|Harbor at Limon, tug ready to assist|
Costa Rica is a country where Central America narrows before joining the South America continent at the land bridge of Panama. It has coasts in two different oceans while its capital, San Jose, lies in the Central Valley between the two coasts.
|Our boat dock in rain forest for the Tortuguero Canal|
We docked on the Caribbean side in the harbor of Limon, but as we had been reminded by our guide, Costa Rica is a third world country and poverty is widespread in Central and South America. We saw no tourist resort areas and therefore assumed that today's rich coast was on the Pacific side of the country. Online tourist ads seem to favor that side.

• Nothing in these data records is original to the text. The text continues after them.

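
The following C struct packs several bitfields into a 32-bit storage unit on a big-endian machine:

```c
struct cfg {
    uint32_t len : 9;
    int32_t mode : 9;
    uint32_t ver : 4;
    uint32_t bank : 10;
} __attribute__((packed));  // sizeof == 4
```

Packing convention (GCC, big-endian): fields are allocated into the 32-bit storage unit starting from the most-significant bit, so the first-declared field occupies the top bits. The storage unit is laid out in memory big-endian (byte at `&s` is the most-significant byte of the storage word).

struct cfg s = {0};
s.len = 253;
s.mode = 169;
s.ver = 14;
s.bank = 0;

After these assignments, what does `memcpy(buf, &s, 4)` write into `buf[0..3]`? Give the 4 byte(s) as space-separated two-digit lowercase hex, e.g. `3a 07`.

7e aa 78 00

len (9b) val=253 bits=0xfd at bit 23: 0x7e800000
mode (9b) val=169 bits=0xa9 at bit 14: 0x7eaa4000
ver (4b) val=14 bits=0xe at bit 10: 0x7eaa7800
bank (10b) val=0 bits=0x0 at bit 0: 0x7eaa7800
word = 0x7eaa7800 → big-endian bytes:
  [0]=0x7e  [1]=0xaa  [2]=0x78  [3]=0x00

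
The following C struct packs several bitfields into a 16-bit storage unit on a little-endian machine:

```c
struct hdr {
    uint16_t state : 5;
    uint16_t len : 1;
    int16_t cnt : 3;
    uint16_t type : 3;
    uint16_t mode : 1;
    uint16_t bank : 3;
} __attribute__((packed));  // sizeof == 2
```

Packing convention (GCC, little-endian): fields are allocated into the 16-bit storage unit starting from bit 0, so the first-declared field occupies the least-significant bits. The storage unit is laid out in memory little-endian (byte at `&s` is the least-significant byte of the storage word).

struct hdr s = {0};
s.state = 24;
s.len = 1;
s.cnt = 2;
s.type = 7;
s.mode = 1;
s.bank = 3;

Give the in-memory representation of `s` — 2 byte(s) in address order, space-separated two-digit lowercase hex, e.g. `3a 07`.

b8 7e

[0+:5] state=24 & 0x1f = 0x18; word=0x0018
[5+:1] len=1 & 0x1 = 0x1; word=0x0038
[6+:3] cnt=2 & 0x7 = 0x2; word=0x00b8
[9+:3] type=7 & 0x7 = 0x7; word=0x0eb8
[12+:1] mode=1 & 0x1 = 0x1; word=0x1eb8
[13+:3] bank=3 & 0x7 = 0x3; word=0x7eb8
word = 0x7eb8 → little-endian bytes:
  [0]=0xb8  [1]=0x7e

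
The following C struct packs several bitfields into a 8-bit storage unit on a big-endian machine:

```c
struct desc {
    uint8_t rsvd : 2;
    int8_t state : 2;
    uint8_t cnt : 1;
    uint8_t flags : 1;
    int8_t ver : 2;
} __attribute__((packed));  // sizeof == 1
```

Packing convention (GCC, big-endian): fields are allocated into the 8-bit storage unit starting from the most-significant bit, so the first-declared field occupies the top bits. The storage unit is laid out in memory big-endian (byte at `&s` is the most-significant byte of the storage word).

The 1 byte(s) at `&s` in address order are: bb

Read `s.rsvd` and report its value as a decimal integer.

2

[0]=0xbb (big-endian) → word 0xbb
rsvd:2 @ bit 6 → (0xbb>>6)&0x3 = 0x2  ←
state:2 @ bit 4 → (0xbb>>4)&0x3 = 0x3
cnt:1 @ bit 3 → (0xbb>>3)&0x1 = 0x1
flags:1 @ bit 2 → (0xbb>>2)&0x1 = 0x0
ver:2 @ bit 0 → (0xbb>>0)&0x3 = 0x3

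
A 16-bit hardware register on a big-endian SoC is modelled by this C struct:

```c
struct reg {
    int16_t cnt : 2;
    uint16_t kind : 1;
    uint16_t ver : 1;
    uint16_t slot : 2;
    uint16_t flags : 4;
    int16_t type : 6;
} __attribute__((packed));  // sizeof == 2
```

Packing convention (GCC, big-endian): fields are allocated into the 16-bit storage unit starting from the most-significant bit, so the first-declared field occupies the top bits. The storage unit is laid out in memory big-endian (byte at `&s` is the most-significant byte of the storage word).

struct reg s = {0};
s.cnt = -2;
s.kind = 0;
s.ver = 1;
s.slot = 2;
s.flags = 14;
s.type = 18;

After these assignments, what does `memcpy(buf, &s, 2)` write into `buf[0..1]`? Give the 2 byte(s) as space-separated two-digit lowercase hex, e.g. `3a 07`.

9b 92

cnt:2 = -2 → 0x2 << 14 → word 0x8000
kind:1 = 0 → 0x0 << 13 → word 0x8000
ver:1 = 1 → 0x1 << 12 → word 0x9000
slot:2 = 2 → 0x2 << 10 → word 0x9800
flags:4 = 14 → 0xe << 6 → word 0x9b80
type:6 = 18 → 0x12 << 0 → word 0x9b92
word = 0x9b92 → big-endian bytes:
  [0]=0x9b  [1]=0x92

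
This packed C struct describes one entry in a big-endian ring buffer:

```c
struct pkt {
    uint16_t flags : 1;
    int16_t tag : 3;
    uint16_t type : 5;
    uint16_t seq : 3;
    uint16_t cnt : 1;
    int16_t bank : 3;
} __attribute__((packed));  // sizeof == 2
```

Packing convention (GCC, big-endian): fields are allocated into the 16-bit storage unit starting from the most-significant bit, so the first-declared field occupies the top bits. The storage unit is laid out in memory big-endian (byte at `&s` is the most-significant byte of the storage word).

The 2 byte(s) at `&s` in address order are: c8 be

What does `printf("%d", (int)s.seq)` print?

[0]=0xc8 [1]=0xbe (big-endian) → word 0xc8be
flags:1 @ bit 15 → (0xc8be>>15)&0x1 = 0x1
tag:3 @ bit 12 → (0xc8be>>12)&0x7 = 0x4
type:5 @ bit 7 → (0xc8be>>7)&0x1f = 0x11
seq:3 @ bit 4 → (0xc8be>>4)&0x7 = 0x3  ←
cnt:1 @ bit 3 → (0xc8be>>3)&0x1 = 0x1
bank:3 @ bit 0 → (0xc8be>>0)&0x7 = 0x6

3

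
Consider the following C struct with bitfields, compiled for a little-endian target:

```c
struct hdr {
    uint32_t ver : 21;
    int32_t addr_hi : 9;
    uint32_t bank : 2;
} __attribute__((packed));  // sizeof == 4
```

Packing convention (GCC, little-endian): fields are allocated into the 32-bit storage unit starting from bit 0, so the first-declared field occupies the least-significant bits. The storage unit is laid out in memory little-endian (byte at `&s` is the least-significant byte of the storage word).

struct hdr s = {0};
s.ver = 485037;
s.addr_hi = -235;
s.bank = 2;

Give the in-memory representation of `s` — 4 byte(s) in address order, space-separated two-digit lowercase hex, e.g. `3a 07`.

ad 66 a7 a2

[0+:21] ver=485037 & 0x1fffff = 0x766ad; word=0x000766ad
[21+:9] addr_hi=-235 & 0x1ff = 0x115; word=0x22a766ad
[30+:2] bank=2 & 0x3 = 0x2; word=0xa2a766ad
word = 0xa2a766ad → little-endian bytes:
  [0]=0xad  [1]=0x66  [2]=0xa7  [3]=0xa2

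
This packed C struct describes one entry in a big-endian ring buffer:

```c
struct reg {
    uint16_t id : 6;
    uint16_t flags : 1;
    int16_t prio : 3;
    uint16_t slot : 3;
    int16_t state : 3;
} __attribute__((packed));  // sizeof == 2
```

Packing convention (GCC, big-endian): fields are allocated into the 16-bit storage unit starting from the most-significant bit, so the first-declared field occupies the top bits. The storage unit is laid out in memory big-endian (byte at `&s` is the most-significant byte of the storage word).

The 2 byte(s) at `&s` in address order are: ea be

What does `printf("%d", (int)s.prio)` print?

[0]=0xea [1]=0xbe (big-endian) → word 0xeabe
id [10+:6] = (word>>10) & 0x3f = 58
flags [9+:1] = (word>>9) & 0x1 = 1
prio [6+:3] = (word>>6) & 0x7 = 2  ←
slot [3+:3] = (word>>3) & 0x7 = 7
state [0+:3] = (word>>0) & 0x7 = 6
prio signed 3b, MSB=0: value = 2

2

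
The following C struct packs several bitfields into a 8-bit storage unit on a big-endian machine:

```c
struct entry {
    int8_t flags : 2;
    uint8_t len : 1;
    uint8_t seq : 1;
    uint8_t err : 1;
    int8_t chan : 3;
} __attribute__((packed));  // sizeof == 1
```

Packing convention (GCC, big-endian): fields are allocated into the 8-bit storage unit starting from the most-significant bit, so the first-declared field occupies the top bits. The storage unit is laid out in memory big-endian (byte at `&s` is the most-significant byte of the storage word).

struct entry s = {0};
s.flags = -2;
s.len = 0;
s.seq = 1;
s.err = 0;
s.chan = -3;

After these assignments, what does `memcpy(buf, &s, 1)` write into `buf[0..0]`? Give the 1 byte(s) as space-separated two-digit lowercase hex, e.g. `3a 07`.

95

flags:2 = -2 → 0x2 << 6 → word 0x80
len:1 = 0 → 0x0 << 5 → word 0x80
seq:1 = 1 → 0x1 << 4 → word 0x90
err:1 = 0 → 0x0 << 3 → word 0x90
chan:3 = -3 → 0x5 << 0 → word 0x95
word = 0x95 → big-endian bytes:
  [0]=0x95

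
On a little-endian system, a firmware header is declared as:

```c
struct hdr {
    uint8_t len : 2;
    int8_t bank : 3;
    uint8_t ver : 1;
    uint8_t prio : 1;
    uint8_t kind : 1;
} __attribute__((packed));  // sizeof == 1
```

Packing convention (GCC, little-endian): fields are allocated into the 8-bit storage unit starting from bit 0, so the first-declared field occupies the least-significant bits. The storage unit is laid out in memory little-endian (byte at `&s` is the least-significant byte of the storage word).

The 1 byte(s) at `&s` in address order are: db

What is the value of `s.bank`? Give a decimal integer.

-2

[0]=0xdb (little-endian) → word 0xdb
len:2 @ bit 0 → (0xdb>>0)&0x3 = 0x3
bank:3 @ bit 2 → (0xdb>>2)&0x7 = 0x6  ←
ver:1 @ bit 5 → (0xdb>>5)&0x1 = 0x0
prio:1 @ bit 6 → (0xdb>>6)&0x1 = 0x1
kind:1 @ bit 7 → (0xdb>>7)&0x1 = 0x1
bank signed 3b, MSB=1: 6 - 8 = -2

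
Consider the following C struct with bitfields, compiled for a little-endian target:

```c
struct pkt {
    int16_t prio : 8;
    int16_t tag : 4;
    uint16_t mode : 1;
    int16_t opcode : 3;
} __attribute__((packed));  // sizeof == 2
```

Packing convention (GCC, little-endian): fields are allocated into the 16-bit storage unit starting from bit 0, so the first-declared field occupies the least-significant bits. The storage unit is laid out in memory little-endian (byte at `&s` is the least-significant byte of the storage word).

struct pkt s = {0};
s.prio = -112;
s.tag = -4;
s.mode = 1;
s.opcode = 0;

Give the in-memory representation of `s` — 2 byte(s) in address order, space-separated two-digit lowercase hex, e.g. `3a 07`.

90 1c

[0+:8] prio=-112 & 0xff = 0x90; word=0x0090
[8+:4] tag=-4 & 0xf = 0xc; word=0x0c90
[12+:1] mode=1 & 0x1 = 0x1; word=0x1c90
[13+:3] opcode=0 & 0x7 = 0x0; word=0x1c90
word = 0x1c90 → little-endian bytes:
  [0]=0x90  [1]=0x1c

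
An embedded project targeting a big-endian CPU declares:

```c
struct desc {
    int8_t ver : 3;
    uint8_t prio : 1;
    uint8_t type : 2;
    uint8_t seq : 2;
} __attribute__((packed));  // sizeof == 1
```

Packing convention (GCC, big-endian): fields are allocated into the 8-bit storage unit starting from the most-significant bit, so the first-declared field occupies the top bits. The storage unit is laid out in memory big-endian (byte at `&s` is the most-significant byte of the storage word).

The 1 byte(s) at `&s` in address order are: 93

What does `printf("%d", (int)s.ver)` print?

[0]=0x93 (big-endian) → word 0x93
ver [5+:3] = (word>>5) & 0x7 = 4  ←
prio [4+:1] = (word>>4) & 0x1 = 1
type [2+:2] = (word>>2) & 0x3 = 0
seq [0+:2] = (word>>0) & 0x3 = 3
ver signed 3b, MSB=1: 4 - 8 = -4

-4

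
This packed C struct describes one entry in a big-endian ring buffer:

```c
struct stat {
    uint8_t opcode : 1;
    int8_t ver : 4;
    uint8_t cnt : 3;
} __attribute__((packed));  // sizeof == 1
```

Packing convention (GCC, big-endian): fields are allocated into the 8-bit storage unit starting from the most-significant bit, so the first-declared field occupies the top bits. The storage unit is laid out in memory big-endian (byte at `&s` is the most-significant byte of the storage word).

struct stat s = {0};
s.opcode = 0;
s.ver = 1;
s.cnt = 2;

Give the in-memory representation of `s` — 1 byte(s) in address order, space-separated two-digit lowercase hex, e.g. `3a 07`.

opcode (1b) val=0 bits=0x0 at bit 7: 0x00
ver (4b) val=1 bits=0x1 at bit 3: 0x08
cnt (3b) val=2 bits=0x2 at bit 0: 0x0a
word = 0x0a → big-endian bytes:
  [0]=0x0a

0a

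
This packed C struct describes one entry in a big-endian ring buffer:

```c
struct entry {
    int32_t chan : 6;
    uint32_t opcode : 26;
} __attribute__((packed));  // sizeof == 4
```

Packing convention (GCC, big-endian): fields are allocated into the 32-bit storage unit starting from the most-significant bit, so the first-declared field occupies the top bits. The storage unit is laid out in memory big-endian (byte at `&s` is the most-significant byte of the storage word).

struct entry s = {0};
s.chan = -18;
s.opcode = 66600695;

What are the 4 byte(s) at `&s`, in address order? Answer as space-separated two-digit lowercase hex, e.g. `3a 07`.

chan (6b) val=-18 bits=0x2e at bit 26: 0xb8000000
opcode (26b) val=66600695 bits=0x3f83ef7 at bit 0: 0xbbf83ef7
word = 0xbbf83ef7 → big-endian bytes:
  [0]=0xbb  [1]=0xf8  [2]=0x3e  [3]=0xf7

bb f8 3e f7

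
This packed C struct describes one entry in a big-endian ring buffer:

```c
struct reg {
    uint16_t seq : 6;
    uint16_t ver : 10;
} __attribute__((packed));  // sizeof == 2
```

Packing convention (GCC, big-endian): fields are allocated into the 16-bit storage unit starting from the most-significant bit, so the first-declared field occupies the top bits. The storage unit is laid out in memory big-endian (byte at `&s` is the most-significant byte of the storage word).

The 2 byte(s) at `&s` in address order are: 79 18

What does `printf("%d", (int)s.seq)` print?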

|Toucan eating a piece of fruit|
Our first stop on the tour took us to the Tortuguero Canals, a series of natural and man made waterways which connect Barra de Colorado and Tortuguero with the port of Limon. Here, a short boat trip on the canal showed us some of the various wildlife native to the area, such as small caimans, sloths, a variety of birds and a lizard nicknamed the Jesus Lizard for his ability to run across short stretches of water on his hind legs without sinking. Naturally, the lizards we saw and photographed didn't perform for us. Must have been camera shy.
|Bird walking on water lilies|
Next came a short walk through a portion of the Veragua Rain Forest. We lucked out, it wasn't raining at that moment. At the end of the walk, we entered the Sloth Sanctuary, which raises seized and abandoned wild animals until they can be released back into nature. Underneath a large net dome, we found two types of sloths hanging in trees and on caretakers, two types of small monkeys running amok up and down vegetation, a very friendly Toucan who wanted a fruit snack and several turtles in ponds. Many of the caretakers were student volunteers from Germany, Austria and other countries.
|taking a break from running amok|
Casinos are legal in Costa Rica and while there were no laws on the books about online gambling, U.S. and Canadian entrepreneurs started setting up and operating online sports books and poker rooms in this Central American country during the late twentieth century. Not having a physical location in the U.S. allowed them to evade U.S. gambling laws, and by keeping their accounts in other foreign countries, the online gambling sites also avoided paying taxes on their massive profits to Coasta Rica. Shortly afterwards, the U.S. government passed the Internet Gambling Prohibition Act of 1999, banning online sports books and poker rooms. Since these operations were based in Costa Rica, the online gambling entrepreneurs thought they were safe. Their business flourished into about 2006 when they soon found they had a problem whenever they arrived at an American airport during a money run or for other reasons. Arrests were made. Then, the FBI stepped up the pressure by coming to Costa Rica to make raids and arrests. These defendants were quickly extradited back to American soil on charges of money laundering and violations of the Wire Act. In 2006, President Bush signed an even more restrictive law, the Unlawful Internet Gambling Enforcement Act. However, it was the Black Friday Raids of 2011 that finally broke the back of the big online gambling organizations in Costa Rica.
As a side note, one of my prior racquetball partners had a son who left a sports book in Vegas several years ago to work online gambling in Costa Rica. However, he was smart enough to get out of the business and out of that country before the Black Friday Raids.
Yep, we'd go back to Costa Rica, but I think we'll try the Pacific side next time.
See you in Jamaica in two weeks. That Jimmy Buffet's got some nice rum drinks there in his establishment, not to mention the one free Margarita for every customer.